Are you really only as good as your last idea?

Are you really only as good as your last idea?

We’ve all heard that you’re only as good as your last idea. But are you?

This belief has been something I’ve always held onto over my few years in this industry, but I’ve started to think that this is actually something that holds us back instead of holding us to a higher standard.

‘You’re only as good as your last x’ is often used as a motivational mantra, it’s meant to get us to work harder, surpass our past selves, never settle for ‘enough’, but the thing is, if your job is to come up with ideas, this way of thinking doesn’t work.

In order to encourage a culture of creativity, you can’t simply shout at people to be ‘better’, to do ‘more’. Of course, more and better are also completely subjective, but also, creativity requires space.

Space to try, to push, to stop, to breathe, to talk freely, to come up with good, mediocre and even bad ideas.

Some of this internal perfectionism is, in part, fuelled by our industry’s obsession with awards.

Awards are great. 

They show us the best work out there, they show us what’s possible and give us something to aim for. 

But what they don’t show us is the years of hard work, discarded ideas, discussions, team effort, and client buy-in it takes to just get that one idea off the ground. 

Ideas don’t appear, heaven-sent, fully formed from the brain of one individual.

It can be easy to forget that when scrolling through LinkedIn looking at the endless winning ideas you wish you came up with yourself.

Research has shown that those who create quantity, deliver quality. 

By allowing ourselves to create more, we will all get better at what we do, and this applies to creativity too.
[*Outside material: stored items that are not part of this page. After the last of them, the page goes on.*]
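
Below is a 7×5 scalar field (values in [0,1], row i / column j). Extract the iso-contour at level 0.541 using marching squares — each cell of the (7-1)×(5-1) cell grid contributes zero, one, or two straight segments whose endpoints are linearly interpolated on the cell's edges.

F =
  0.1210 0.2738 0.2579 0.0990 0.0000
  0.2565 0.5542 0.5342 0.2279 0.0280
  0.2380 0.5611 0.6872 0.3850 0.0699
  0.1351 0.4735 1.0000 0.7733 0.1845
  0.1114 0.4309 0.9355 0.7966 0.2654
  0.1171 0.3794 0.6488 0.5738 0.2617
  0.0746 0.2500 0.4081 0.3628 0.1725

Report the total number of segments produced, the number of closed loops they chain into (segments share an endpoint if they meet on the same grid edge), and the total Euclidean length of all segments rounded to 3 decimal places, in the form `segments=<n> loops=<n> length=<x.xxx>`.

cell (0,0): code 0100 → (0.953,1.000)–(1.000,0.956)
cell (0,1): code 1000 → (1.000,1.660)–(0.953,1.000)
cell (1,0): code 0110 → (1.000,0.956)–(2.000,0.938)
cell (1,1): code 1101 → (1.044,2.000)–(1.000,1.660)
cell (1,2): code 1000 → (2.000,2.484)–(1.044,2.000)
cell (2,0): code 0010 → (2.000,0.938)–(2.229,1.000)
cell (2,1): code 0111 → (2.229,1.000)–(3.000,1.128)
cell (2,2): code 1101 → (2.402,3.000)–(2.000,2.484)
cell (2,3): code 1000 → (3.000,3.395)–(2.402,3.000)
cell (3,1): code 0110 → (3.000,1.128)–(4.000,1.218)
cell (3,3): code 1001 → (4.000,3.481)–(3.000,3.395)
cell (4,1): code 0110 → (4.000,1.218)–(5.000,1.600)
cell (4,3): code 1001 → (5.000,3.105)–(4.000,3.481)
cell (5,1): code 0010 → (5.000,1.600)–(5.448,2.000)
cell (5,2): code 0011 → (5.448,2.000)–(5.155,3.000)
cell (5,3): code 0001 → (5.155,3.000)–(5.000,3.105)
total: 16 segments, chained into 1 closed loop(s), length Σ = 11.506696

segments=16 loops=1 length=11.507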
We all know that ‘practice makes perfect’ but in our industry, we can often jump to wanting to deliver perfection without allowing ourselves to practice.
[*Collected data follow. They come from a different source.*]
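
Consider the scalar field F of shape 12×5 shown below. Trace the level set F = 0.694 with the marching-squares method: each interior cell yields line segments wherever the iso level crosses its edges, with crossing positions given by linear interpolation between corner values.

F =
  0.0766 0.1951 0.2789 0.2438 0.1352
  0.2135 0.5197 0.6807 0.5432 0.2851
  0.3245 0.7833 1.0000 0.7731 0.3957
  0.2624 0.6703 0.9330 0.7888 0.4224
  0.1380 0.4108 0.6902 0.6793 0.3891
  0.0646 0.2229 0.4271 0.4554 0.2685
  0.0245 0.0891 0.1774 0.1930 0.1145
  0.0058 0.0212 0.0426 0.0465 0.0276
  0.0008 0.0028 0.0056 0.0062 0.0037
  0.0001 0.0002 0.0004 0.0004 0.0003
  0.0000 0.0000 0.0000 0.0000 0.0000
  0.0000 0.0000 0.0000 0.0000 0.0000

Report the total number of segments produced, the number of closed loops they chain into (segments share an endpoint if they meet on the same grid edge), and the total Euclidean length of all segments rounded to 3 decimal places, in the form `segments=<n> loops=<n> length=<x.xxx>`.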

Take Picasso. He reportedly created over 50,000 works during his lifetime. Were they all good?

No.

Some of them were probably a bit average, a lot of works probably ended up in the bin, or were painted over to become another, better piece. 

If we took a drawing at random from Picasso’s collection, we wouldn’t revere it as a singular entity, or say he was only as good as that sketch. We revere his entire career, his best work, the ones that made it to the top of the pile.
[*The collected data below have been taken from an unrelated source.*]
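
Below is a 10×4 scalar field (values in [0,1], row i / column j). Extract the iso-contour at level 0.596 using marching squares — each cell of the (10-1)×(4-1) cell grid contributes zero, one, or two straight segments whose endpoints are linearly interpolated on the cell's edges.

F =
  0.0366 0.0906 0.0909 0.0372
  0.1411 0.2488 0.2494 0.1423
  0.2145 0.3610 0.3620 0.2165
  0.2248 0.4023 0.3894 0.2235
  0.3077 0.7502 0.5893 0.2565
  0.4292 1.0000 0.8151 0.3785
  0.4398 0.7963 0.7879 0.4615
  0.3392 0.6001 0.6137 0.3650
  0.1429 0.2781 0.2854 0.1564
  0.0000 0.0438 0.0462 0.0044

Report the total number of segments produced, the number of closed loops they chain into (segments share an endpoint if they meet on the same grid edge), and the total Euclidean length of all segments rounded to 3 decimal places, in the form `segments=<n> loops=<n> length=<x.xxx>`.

segments=12 loops=1 length=9.216

cell (3,0): code 0100 → (3.557,1.000)–(4.000,0.652)
cell (3,1): code 1000 → (4.000,1.958)–(3.557,1.000)
cell (4,0): code 0110 → (4.000,0.652)–(5.000,0.292)
cell (4,1): code 1101 → (4.030,2.000)–(4.000,1.958)
cell (4,2): code 1000 → (5.000,2.502)–(4.030,2.000)
cell (5,0): code 0110 → (5.000,0.292)–(6.000,0.438)
cell (5,2): code 1001 → (6.000,2.588)–(5.000,2.502)
cell (6,0): code 0110 → (6.000,0.438)–(7.000,0.984)
cell (6,2): code 1001 → (7.000,2.071)–(6.000,2.588)
cell (7,0): code 0010 → (7.000,0.984)–(7.013,1.000)
cell (7,1): code 0011 → (7.013,1.000)–(7.054,2.000)
cell (7,2): code 0001 → (7.054,2.000)–(7.000,2.071)
total: 12 segments, chained into 1 closed loop(s), length Σ = 9.215537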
Going into the creative process aiming for just the best ideas, the ones at the very top of the tree, means you’re unlikely to get there.

This is because you need all of the ideas you discarded, the thoughts, tangents, ‘we could never do THAT’ moments to act as stepping stones that get you there. And even when you have come up with the spark of a good idea, it takes a lot more craft to make it great.

Giving creativity space takes time, something we don’t always have the luxury of.

But if we stop treating the creative process as linear (input brief, output ideas) we can work towards a more balanced approach.

Creativity needs curiosity, and curiosity can’t exist in a vacuum.

We need to give ourselves the time to ask the right questions (and the wrong ones) and just do things because we think they’re interesting. There shouldn’t be an expectation that a 2-hour brainstorm will deliver creative gold.

So, no you’re not only as good as your last idea.

You’re as good as your best ideas.

And the best ideas can’t happen without all the messy bits that get you there.